Bovine Viral Diarrhoea is a complicated disease caused by the Bovine Viral Diarrhoea virus (BVDV). The virus is widespread in cattle herds in the UK and very easily spread.

Evolution has provided the BVD virus with an incredibly potent ’smart’ weapon in its armoury which enables it to take advantage of an Achilles Heel in the development of the immune system of calves during the first 120 days of development in the cow’s uterus.

If a cow which has not previously been infected with BVD virus picks up infection during pregnancy, the virus will cross into the womb and infect the calf. If infection happens during the first 120 days of pregnancy the virus could kill the embryo. However, in many cases, particularly with infection after day 30 of pregnancy but before day 120, the BVD virus fools the immune system into thinking the virus is a normal part of the developing calf. As a result, that calf is infected for the rest of its life with BVD virus. Calves infected with the BVD virus are referred to as ‘BVD Persistently Infected’ (PI) animals and they become ‘virus factories’ for the rest of their lives.

BVD virus is shed in every secretion and excretion from PI cattle. Most cattle pick up infection with BVD through direct contact with a PI animal, which can happen simply through contact over boundary fences, in markets or at shows. All equipment which comes in direct or indirect contact with these animals can become contaminated and help to spread the virus. People handling PI animals can also easily become contaminated with the virus and inadvertently spread infection to other cattle. Fortunately BVD virus does not affect people.

Most PI cattle die within 18 to 24 months, usually from other secondary infections because of the damage BVD virus does to the immune system. Some also die when the BVD virus they are infected with changes into the fatal form of BVD – Mucosal Disease. There is no treatment for Mucosal Disease and there is also no way of treating PI cattle to clear the virus from their systems. Some PI cattle can live for many years and some can even get pregnant, giving birth to live calves. However, calves born to cows which are PI with BVD are always, themselves, PI. In this way the BVD virus helps to ensure its own survival.

If cattle are infected in the womb at any time other than during the first 120 days after conception, they may still show signs of BVD but their immune systems will mount a response to the virus, clearing it from their system, and they will then be protected from reinfection for the rest of their lives. However, they may still show signs of clinical disease after infection with clinical signs sometimes very mild and which may not even be noticed. BVD infection does suppress the immune system and if cattle pick up other infections while they have BVD, e.g. scours or pneumonia, it will make these infections more difficult to treat and some animals may die. BVD can also cause cows to lose their pregnancies and in early pregnancy there may be no signs other than cows coming in heat again when they were thought to be pregnant. BVD can also cause abortions and stillbirths.
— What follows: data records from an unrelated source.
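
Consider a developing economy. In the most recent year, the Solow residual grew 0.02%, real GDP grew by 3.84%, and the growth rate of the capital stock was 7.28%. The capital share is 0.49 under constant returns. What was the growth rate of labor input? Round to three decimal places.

Labor's share = 1 − 0.49 = 0.51.
gY = gA + 0.49×7.28 + 0.51×g.
0.51×g = 3.84 − 0.02 − 3.5672 = 0.2528.
g = 0.2528 / 0.51 = 0.49569%.

Labor input grew 0.496%.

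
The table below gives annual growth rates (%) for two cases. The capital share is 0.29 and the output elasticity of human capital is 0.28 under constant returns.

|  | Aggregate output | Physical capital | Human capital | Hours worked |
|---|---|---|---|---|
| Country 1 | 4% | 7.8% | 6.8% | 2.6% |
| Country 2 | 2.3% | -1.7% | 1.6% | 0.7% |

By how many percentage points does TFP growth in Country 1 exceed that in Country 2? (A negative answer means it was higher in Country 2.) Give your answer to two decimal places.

-3.33 percentage points

Labor's share = 1 − 0.29 − 0.28 = 0.43.
Country 1: TFP = 4 − 2.262 − 1.904 − 1.118 = -1.284%.
Country 2: TFP = 2.3 + 0.493 − 0.448 − 0.301 = 2.044%.
Difference = -1.284 − (2.044) = -3.328 pp.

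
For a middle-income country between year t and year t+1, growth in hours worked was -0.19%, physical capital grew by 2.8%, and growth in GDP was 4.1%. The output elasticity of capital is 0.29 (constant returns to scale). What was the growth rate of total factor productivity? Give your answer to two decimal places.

3.42%

Labor's share = 1 − 0.29 = 0.71.
Physical capital: 0.29 × 2.8 = 0.812 pp.
Hours worked: 0.71 × (-0.19) = -0.1349 pp.
TFP growth = 4.1 − 0.6771 = 3.4229%.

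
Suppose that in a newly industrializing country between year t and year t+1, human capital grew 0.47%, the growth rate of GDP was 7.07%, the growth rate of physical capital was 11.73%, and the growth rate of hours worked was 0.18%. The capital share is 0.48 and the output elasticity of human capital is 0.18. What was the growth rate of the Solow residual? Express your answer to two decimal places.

1.29%

Labor's share = 1 − 0.48 − 0.18 = 0.34.
Physical capital: 0.48 × 11.73 = 5.6304 pp.
Human capital: 0.18 × 0.47 = 0.0846 pp.
Hours worked: 0.34 × 0.18 = 0.0612 pp.
TFP growth = 7.07 − 5.7762 = 1.2938%.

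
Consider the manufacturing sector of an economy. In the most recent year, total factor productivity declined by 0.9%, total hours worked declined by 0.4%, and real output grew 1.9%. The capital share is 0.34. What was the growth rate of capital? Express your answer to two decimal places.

9.01%

Labor's share = 1 − 0.34 = 0.66.
gY = gA + 0.66×(-0.4) + 0.34×g.
0.34×g = 1.9 + 0.9 + 0.264 = 3.064.
g = 3.064 / 0.34 = 9.0118%.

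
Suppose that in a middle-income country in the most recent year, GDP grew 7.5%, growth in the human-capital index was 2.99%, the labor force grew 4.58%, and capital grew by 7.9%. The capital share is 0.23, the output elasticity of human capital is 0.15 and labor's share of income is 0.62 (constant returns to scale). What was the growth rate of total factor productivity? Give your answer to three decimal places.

Labor's share = 1 − 0.23 − 0.15 = 0.62.
Capital: 0.23 × 7.9 = 1.817 pp.
The human-capital index: 0.15 × 2.99 = 0.4485 pp.
The labor force: 0.62 × 4.58 = 2.8396 pp.
TFP growth = 7.5 − 5.1051 = 2.3949%.

Total factor productivity grew 2.395%.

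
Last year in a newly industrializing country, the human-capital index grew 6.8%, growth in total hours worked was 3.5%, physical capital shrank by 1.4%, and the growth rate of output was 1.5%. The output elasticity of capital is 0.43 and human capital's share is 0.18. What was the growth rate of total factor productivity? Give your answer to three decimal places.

-0.487%

Labor's share = 1 − 0.43 − 0.18 = 0.39.
Physical capital: 0.43 × (-1.4) = -0.602 pp.
The human-capital index: 0.18 × 6.8 = 1.224 pp.
Total hours worked: 0.39 × 3.5 = 1.365 pp.
TFP growth = 1.5 − 1.987 = -0.487%.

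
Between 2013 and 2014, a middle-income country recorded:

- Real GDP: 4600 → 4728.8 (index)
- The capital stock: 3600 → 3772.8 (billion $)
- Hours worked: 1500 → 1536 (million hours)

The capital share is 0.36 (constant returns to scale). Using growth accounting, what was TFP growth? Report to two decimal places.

Real GDP growth = (4728.8 − 4600) / 4600 = 2.8%.
The capital stock growth = (3772.8 − 3600) / 3600 = 4.8%.
Hours worked growth = (1536 − 1500) / 1500 = 2.4%.
Labor's share = 1 − 0.36 = 0.64.
The capital stock: 0.36 × 4.8 = 1.728 pp.
Hours worked: 0.64 × 2.4 = 1.536 pp.
TFP growth = 2.8 − 3.264 = -0.464%.

-0.46%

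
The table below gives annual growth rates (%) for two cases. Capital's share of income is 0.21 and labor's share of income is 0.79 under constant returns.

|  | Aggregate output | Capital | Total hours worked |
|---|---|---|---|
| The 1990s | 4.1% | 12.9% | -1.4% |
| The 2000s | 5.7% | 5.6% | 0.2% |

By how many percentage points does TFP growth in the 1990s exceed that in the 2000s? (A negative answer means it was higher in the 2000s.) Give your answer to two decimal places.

-1.87 percentage points

Labor's share = 1 − 0.21 = 0.79.
The 1990s: TFP = 4.1 − 2.709 + 1.106 = 2.497%.
The 2000s: TFP = 5.7 − 1.176 − 0.158 = 4.366%.
Difference = 2.497 − (4.366) = -1.869 pp.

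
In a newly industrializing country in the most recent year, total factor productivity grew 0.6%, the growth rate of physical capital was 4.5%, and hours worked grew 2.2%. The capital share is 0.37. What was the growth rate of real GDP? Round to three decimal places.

Labor's share = 1 − 0.37 = 0.63.
Physical capital: 0.37 × 4.5 = 1.665 pp.
Hours worked: 0.63 × 2.2 = 1.386 pp.
Output growth = 0.6 + 3.051 = 3.651%.

3.651%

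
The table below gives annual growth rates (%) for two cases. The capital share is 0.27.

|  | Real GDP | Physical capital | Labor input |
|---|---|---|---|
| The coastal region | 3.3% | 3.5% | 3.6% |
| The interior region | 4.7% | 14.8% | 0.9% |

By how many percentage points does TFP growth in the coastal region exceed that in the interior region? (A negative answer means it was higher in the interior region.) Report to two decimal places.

Labor's share = 1 − 0.27 = 0.73.
The coastal region: TFP = 3.3 − 0.945 − 2.628 = -0.273%.
The interior region: TFP = 4.7 − 3.996 − 0.657 = 0.047%.
Difference = -0.273 − (0.047) = -0.32 pp.

-0.32 percentage points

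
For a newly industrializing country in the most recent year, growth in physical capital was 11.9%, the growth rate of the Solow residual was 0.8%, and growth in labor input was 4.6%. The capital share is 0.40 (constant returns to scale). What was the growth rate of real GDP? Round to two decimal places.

8.32%

Labor's share = 1 − 0.4 = 0.6.
Physical capital: 0.4 × 11.9 = 4.76 pp.
Labor input: 0.6 × 4.6 = 2.76 pp.
Output growth = 0.8 + 7.52 = 8.32%.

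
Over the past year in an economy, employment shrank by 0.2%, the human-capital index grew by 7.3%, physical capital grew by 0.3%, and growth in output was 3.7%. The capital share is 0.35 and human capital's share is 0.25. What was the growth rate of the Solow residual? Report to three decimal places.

Labor's share = 1 − 0.35 − 0.25 = 0.4.
Physical capital: 0.35 × 0.3 = 0.105 pp.
The human-capital index: 0.25 × 7.3 = 1.825 pp.
Employment: 0.4 × (-0.2) = -0.08 pp.
TFP growth = 3.7 − 1.85 = 1.85%.

1.850%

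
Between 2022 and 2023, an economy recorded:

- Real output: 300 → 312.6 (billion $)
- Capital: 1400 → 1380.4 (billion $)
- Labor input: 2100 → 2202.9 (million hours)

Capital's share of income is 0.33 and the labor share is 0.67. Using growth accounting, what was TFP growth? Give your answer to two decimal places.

1.38%

Real output growth = (312.6 − 300) / 300 = 4.2%.
Capital growth = (1380.4 − 1400) / 1400 = -1.4%.
Labor input growth = (2202.9 − 2100) / 2100 = 4.9%.
Labor's share = 1 − 0.33 = 0.67.
Capital: 0.33 × (-1.4) = -0.462 pp.
Labor input: 0.67 × 4.9 = 3.283 pp.
TFP growth = 4.2 − 2.821 = 1.379%.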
There are good diagnostic tests and also good vaccines for BVD. You do need to follow the advice on the pack for the particular BVD vaccine you decide to use if it is to be effective. Heifers need to be vaccinated well before their first pregnancy and breeding cattle will need regular booster vaccinations to protect future pregnancies.

You can protect your herd by checking to see if any of your cattle are Persistently Infected with BVD. Calves can be tested at birth by testing a small piece of skin for the presence of BVD virus. Most tag companies provide a ‘BVD tag and test’ cattle identification tag which can be used to test calves. Cattle can also be tested by looking for BVD virus or BVD antibodies in blood samples.

Any PI animals should be sent to slaughter as soon as possible to prevent them from spreading the infection to other cattle. You can protect your cattle from infection with BVD by preventing any direct or indirect contact with cattle which are not part of your herd. BVD vaccination can be considered if you think there is still a risk the cattle could still contract infection with BVD.

All parts of the UK and Ireland now have national programmes to eradicate BVD virus. The programmes aim to identify and remove all the cattle which are Persistently Infected with BVD. It is compulsory to tag and test all calves for BVD in Ireland and Northern Ireland before calves can be registered. There is a compulsory programme for all breeding cattle herds in Scotland and voluntary programmes in Wales (Gwaredu BVD) and England ( These programmes will only be successful if all cattle Persistently Infected with BVD are identified and eliminated.

The risk which BVD poses to rare breeds is multifaceted – valuable pregnancies may be lost, calf mortality can be higher and all PI calves will threaten rather than contribute to the long-term survival of the breed.